Let’s Talk Field Biology

The reason we write about our funny, challenging and triumphant fieldwork stories each week is because field biology is something only the luckiest of people get to experience. Most people probably don’t even realize what fieldwork is –  what questions are being asked and answered, the toll it can take on a person, both physically and emotionally, or the many interesting and unique places fieldwork can take you. In fact, I never knew any of these things, until I was hired as a field assistant in a plant ecology lab.

While our blog attracts mostly adult readers, children are often fascinated and excited by our stories. So, when Catherine and I (unbeknownst to each other) were both hired as Coordinators of Let’s Talk Science at Queen’s, we were on the same page almost immediately. Let’s Talk Science is a national organization that plans and delivers science outreach activities to elementary and high school students. Catherine and I knew we had to host an event related to field biology, with a focus on children and families. We had originally chatted about this in April 2016, and now here we are in April 2017, just a mere two weeks away from the day of the event.

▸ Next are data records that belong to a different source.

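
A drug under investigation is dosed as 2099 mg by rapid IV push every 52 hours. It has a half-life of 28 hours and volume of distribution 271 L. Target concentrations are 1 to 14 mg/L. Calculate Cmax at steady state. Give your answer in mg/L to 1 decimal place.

10.7 mg/L

Over one 52-h interval, 52/28 ≈ 1.8571 half-lives elapse, leaving f ≈ 0.2760 of each dose.
At steady state, accumulation factor R = 1/(1 − e^(−kτ)) ≈ 1.3812.
Single-dose peak C₀ = D/Vd = 2099/271 ≈ 7.745 mg/L.
Steady-state peak Cmax,ss = C₀·R ≈ 7.745 × 1.3812 ≈ 10.697 mg/L.
Peak 10.7 mg/L vs MTC 14 mg/L: below toxic threshold.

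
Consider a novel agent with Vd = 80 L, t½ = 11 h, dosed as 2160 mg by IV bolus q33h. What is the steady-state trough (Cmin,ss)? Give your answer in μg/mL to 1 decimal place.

3.9 μg/mL

τ = 33 h = 3 half-lives, so f = (1/2)^3 = 0.125.
At steady state, R = 1/(1 − 0.125) = 8/7.
Single-dose peak C₀ = D/Vd = 2160/80 = 27 μg/mL.
Steady-state peak Cmax,ss = C₀·R = 27 × 8/7 ≈ 30.857 μg/mL.
Steady-state trough Cmin,ss = Cmax,ss·f ≈ 30.857 × 0.125 ≈ 3.857 μg/mL.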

Let’s Talk Field Biology is a free event, spanning the afternoon and evening of Earth Day, April 22, 2017. The goal of this event is to highlight some of the important ecological, evolutionary and behavioural questions that field researchers ask, and the methods we use to answer them. To achieve this, we will offer a series of hands-on activities including plant, frog, bird and limnology modules, with expert data collection, species identification, and field sampling techniques. Additional programming will give people the opportunity to explore even more areas of science. For example, the opportunity to experience dendrology and practice aging some tree sections, or the opportunity to examine leaves under a microscope made from their very own smart phone!

As the evening sets in, the activities will continue with a “family fieldwork storytime” where Dispatches from the Field (Catherine, Sarah, and I) will tell of some hilarious, freaky, and awe-inspiring fieldwork stories around the campfire. The day will end with an exciting night hike around the property, with hopes of finding a few owls while we are at it. It promises to be a great time for everyone and if you’re reading this and close to Kingston, stop by and check it out! It is taking place at the Elbow Lake Environmental Education Centre, a campus of the Queen’s University Biological Station, from 2:00 PM to 8:30 PM on Saturday April 22, 2017!

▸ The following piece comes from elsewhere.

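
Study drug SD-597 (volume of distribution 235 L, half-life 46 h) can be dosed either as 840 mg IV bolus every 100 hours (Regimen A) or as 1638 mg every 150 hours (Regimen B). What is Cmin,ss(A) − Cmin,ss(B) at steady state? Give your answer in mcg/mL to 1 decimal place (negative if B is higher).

Regimen A: f = (1/2)^(100/46) ≈ 0.2216; Cmin,ss = (840/235)·f/(1−f) ≈ 1.018 mcg/mL.
Regimen B: f = (1/2)^(150/46) ≈ 0.1043; Cmin,ss = (1638/235)·f/(1−f) ≈ 0.812 mcg/mL.
Difference ≈ 1.018 − 0.812 ≈ 0.206 mcg/mL.

0.2 mcg/mL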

A beautiful shot of Elbow Lake

Fieldwork is what made me fall in love with biology. It made me appreciate the natural world around me, has helped me develop critical thinking skills, has bolstered my creativity and above all else, has kept me sane over the course of my PhD. Organizing an event this size is no small feat and to make it possible we have needed to bring together a big team of people. What I loved about this collaborative nature was that we have people from all different backgrounds and experiences coming together to plan this event.

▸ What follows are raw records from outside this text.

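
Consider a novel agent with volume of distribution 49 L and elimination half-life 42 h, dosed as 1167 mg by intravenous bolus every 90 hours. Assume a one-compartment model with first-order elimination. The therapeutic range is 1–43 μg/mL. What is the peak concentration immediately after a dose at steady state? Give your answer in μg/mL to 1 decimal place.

Over one 90-h interval, 90/42 ≈ 2.1429 half-lives elapse, leaving f ≈ 0.2264 of each dose.
Accumulation ratio R = 1/(1 − f) ≈ 1/0.7736 ≈ 1.2927.
Each bolus raises the concentration by D/Vd = 1167/49 ≈ 23.816 μg/mL.
Steady-state peak Cmax,ss = C₀·R ≈ 23.816 × 1.2927 ≈ 30.787 μg/mL.
Peak 30.8 μg/mL vs MTC 43 μg/mL: below toxic threshold.

30.8 μg/mL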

We wanted to give a shout out to one of the students who stepped up for us and has helped us every step of the way so far. Shannon Cotter joined the Let’s Talk Science Executive Team at Queen’s as the Let’s Talk Field Biology Liaison. Shannon is a 4th year student studying Biology. She took a mandatory third year Ecology course where she was first introduced to field biology and says that this has been extremely helpful in the planning of the event. She notes that, “This class [the Ecology one] required a day of field work at the Queen’s University Biological Station and involved bird, fish and insect modules, and we used this experience as a model for our event”. Having been so involved in the planning of the event, Shannon says she is looking forward to interacting with students from the Kingston community and sharing her experiences in field biology with them. She hopes that the experience will be “eye-opening” for young people in terms of promoting and developing an interest in STEM, but also showcasing the great work that field biologists do, and the many possible career paths that involve some sort of field work.

 

Shannon is originally from Mississauga, Ontario but has been living in Kingston attending Queen’s since 2013. Her major is Biology but she is also enrolled in the Certificate of Business and the International Studies Certificate. This is her first year volunteering with Let’s Talk Science and has thoroughly enjoyed the outreach visits and organizing Let’s Talk Field Biology.